The inside inscription is long and flowery, but the ending is important. While the beginning talks about "the word" and the power it holds, the end is deeply personal. 

"Never forget the night you were the most important gift this school could give to the world."

I read that last night and it floored me. Now, before you start throwing full glasses of scotch at your screen, let me clarify. I do NOT think I was the most important person at my school. That distinction clearly goes to Jessica Gonzalez, my friend and literally the coolest person to ever live. I think Dr. Meng was trying to give me the last lesson of high school. 

Each of us has a precious gift: Our time. It is limited, coming to a definite ending at some unknown point in the future.
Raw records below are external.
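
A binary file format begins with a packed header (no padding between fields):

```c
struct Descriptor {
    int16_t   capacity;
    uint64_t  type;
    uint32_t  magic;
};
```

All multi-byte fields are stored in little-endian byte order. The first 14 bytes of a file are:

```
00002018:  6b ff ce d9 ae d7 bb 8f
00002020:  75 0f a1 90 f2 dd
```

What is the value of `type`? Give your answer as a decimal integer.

`type` follows `capacity` (2 bytes), so it starts at byte offset 2 and occupies 8 bytes.
Bytes at offsets 2..9: CE D9 AE D7 BB 8F 75 0F.
Little-endian: lowest address holds the least-significant byte.
Reassemble most-significant byte first: 0F 75 8F BB D7 AE D9 CE → 0x0F758FBBD7AED9CE.
0x0F758FBBD7AED9CE = 1113954519784282574.

1113954519784282574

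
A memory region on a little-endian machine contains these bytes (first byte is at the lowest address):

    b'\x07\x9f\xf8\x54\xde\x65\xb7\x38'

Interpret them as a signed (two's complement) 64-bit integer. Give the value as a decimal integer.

Little-endian: lowest address holds the least-significant byte.
Reassemble most-significant byte first: 38 B7 65 DE 54 F8 9F 07 → 0x38B765DE54F89F07.
0x38B765DE54F89F07 = 4086847192444739335.

4086847192444739335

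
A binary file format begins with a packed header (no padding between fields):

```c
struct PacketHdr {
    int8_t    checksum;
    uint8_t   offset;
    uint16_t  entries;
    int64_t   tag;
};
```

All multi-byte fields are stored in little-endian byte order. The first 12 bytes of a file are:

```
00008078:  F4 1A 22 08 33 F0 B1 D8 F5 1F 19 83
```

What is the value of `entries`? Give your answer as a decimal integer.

`entries` follows `checksum` (1 B), `offset` (1 B), so it starts at offset 1 + 1 = 2 and occupies 2 bytes.
Bytes at offsets 2..3: 22 08.
Little-endian: lowest address holds the least-significant byte.
Reassemble most-significant byte first: 08 22 → 0x0822.
0x0822 = 2082.

2082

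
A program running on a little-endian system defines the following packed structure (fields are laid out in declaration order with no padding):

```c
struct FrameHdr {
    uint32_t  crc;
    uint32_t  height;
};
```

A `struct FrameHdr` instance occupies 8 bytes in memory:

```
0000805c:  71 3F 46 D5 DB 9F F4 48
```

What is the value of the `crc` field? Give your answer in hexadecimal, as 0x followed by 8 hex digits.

0xD5463F71

`crc` is the first field, at byte offset 0, occupying 4 bytes.
Bytes at offsets 0..3: 71 3F 46 D5.
Little-endian stores the least-significant byte at the lowest address.
Reassemble most-significant byte first: D5 46 3F 71 → 0xD5463F71.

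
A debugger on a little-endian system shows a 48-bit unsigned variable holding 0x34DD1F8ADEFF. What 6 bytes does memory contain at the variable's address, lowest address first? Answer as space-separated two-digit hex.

Split into bytes (most-significant first): 34 DD 1F 8A DE FF.
Little-endian: lowest address holds the least-significant byte.
So at ascending addresses the bytes are FF DE 8A 1F DD 34.

FF DE 8A 1F DD 34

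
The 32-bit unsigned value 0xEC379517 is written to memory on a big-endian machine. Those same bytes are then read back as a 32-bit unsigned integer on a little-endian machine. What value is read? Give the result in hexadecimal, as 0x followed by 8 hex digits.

Stored big-endian, the bytes at ascending addresses are EC 37 95 17.
Read back as little-endian, the first byte is least significant, giving 0x179537EC.

0x179537EC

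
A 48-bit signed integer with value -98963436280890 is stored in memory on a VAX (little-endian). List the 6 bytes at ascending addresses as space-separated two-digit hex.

Two's complement of -98963436280890 in 48 bits: 98963436280890 = 0x5A01B8771C3A; invert → 0xA5FE4788E3C5; add 1 → 0xA5FE4788E3C6.
Split into bytes (most-significant first): A5 FE 47 88 E3 C6.
Little-endian stores the least-significant byte at the lowest address.
So at ascending addresses the bytes are C6 E3 88 47 FE A5.

C6 E3 88 47 FE A5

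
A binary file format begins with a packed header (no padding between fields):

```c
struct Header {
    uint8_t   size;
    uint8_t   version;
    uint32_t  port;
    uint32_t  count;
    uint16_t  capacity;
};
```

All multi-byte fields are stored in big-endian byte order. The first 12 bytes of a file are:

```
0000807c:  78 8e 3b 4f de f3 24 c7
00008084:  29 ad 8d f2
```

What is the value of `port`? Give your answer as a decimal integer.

995090163

`port` follows `size` (1 B), `version` (1 B), so it starts at offset 1 + 1 = 2 and occupies 4 bytes.
Bytes at offsets 2..5: 3B 4F DE F3.
Big-endian: lowest address holds the most-significant byte.
The bytes are already most-significant first: 0x3B4FDEF3.
0x3B4FDEF3 = 995090163.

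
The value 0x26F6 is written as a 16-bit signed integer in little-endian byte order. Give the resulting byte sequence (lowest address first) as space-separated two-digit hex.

F6 26

Split into bytes (most-significant first): 26 F6.
Little-endian stores the least-significant byte at the lowest address.
So at ascending addresses the bytes are F6 26.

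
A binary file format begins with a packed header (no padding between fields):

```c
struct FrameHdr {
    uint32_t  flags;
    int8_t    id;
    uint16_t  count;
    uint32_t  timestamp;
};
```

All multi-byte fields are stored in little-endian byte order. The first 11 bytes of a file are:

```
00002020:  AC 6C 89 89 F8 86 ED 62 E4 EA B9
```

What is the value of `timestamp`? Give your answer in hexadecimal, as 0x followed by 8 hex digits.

0xB9EAE462

`timestamp` follows `flags` (4 B), `id` (1 B), `count` (2 B), so it starts at offset 4 + 1 + 2 = 7 and occupies 4 bytes.
Bytes at offsets 7..10: 62 E4 EA B9.
In little-endian order the low byte comes first in memory.
Reassemble most-significant byte first: B9 EA E4 62 → 0xB9EAE462.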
Every moment we spend in this life is traded for experiences, for material, for relationships. Every second, we become more complete versions of ourselves, shaped by the world around us. 

The night the inscription mentions was graduation, the moment I crossed a stage and took a rolled up piece of paper from my principal's hand. In that moment, she had done everything in her power to prepare me for the world...but also to release me into it. 

Each of us had that moment. It doesn't to be a graduation. You don't have to have a diploma to have that moment. What I mean is the moment when a mentor sets you free. When they have taught you everything they can, and now it is up to you. 

This past weekend, I worked with many great mentors through the Writers Guild Foundation Veterans Project. I met incredible people and learned more in 48 hours than I had in the last few years. It made me think about the first mentors I ever had: My teachers. 

So why do I write? I do it because I love it. I write because, if I don't, I can literally feel myself wasting away. I write because the thoughts in my head don't belong there, they need to be on the page. And I write because my teachers said I should, and I don't want to have wasted their effort. 

Take a moment today, and every day, to thank the best teachers of your life. They donated precious time to make you better, and there is no greater gift you can give.